Hinzu kommen die Geheimdienst-Verstrickungen des Konzerns und dessen Vorstandsmitglieds Jan Marsalek, der möglicherweise für den Österreichischen Geheimdienst tätig war und dubiosen Aktivitäten in Libyen nachgegangen sein könnte. Außerdem hat sich die Bundesregierung und allen voran Bundeskanzlerin Angela Merkel (CDU) für Wirecard eingesetzt. Noch im Herbst 2019, als bereits Vorwürfe auf Finanzmanipulationen bei Wirecard laut geworden waren, lobbyierte Merkel während eines Besuchs in Peking bei der chinesischen Regierung für den Markteintritt des Finanzdienstleisters in China. Eingefädelt hatte dies Ex-Verteidigungsminister Karl-Theodor zu Guttenberg.

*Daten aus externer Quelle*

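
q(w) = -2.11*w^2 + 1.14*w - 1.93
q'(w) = 1.14 - 4.22*w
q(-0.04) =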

Oppositionspolitiker schäumen
Alle drei geladenen Wirecard-Leute wollen von ihrem Aussageverweigerungsrecht Gebrauch machen, um sich nicht selber zu belasten, kündigten sie schriftlich an. Den FDP-Obmann Toncar irritiert diese Ankündigung, weil man doch noch nicht die Fragen der Abgeordneten kenne. "Uns geht es im Ausschuss vor allem um die politische Aufarbeitung und nicht wie vor Gericht um die Schuldfrage im strafrechtlichen Sinn", sagte der Liberale dem SPIEGEL.

Sein Linken-Kollege De Masi will Braun auf jeden Fall persönlich in die Mangel nehmen und droht: "Zeugen können übrigens auch ins Kreuzverhör genommen werden, wenn sie sich widersprechen." Der Grünen-Obmann Bayaz appelliert an Staatsanwaltschaft und Verteidiger, ihren Widerstand aufzugeben. Natürlich müsse die Sicherheit beim Transport und vor Ort gewährleistet sein. "Aber mir hat bislang niemand überzeugend erklärt, warum das nicht möglich sein soll", sagte er dem SPIEGEL.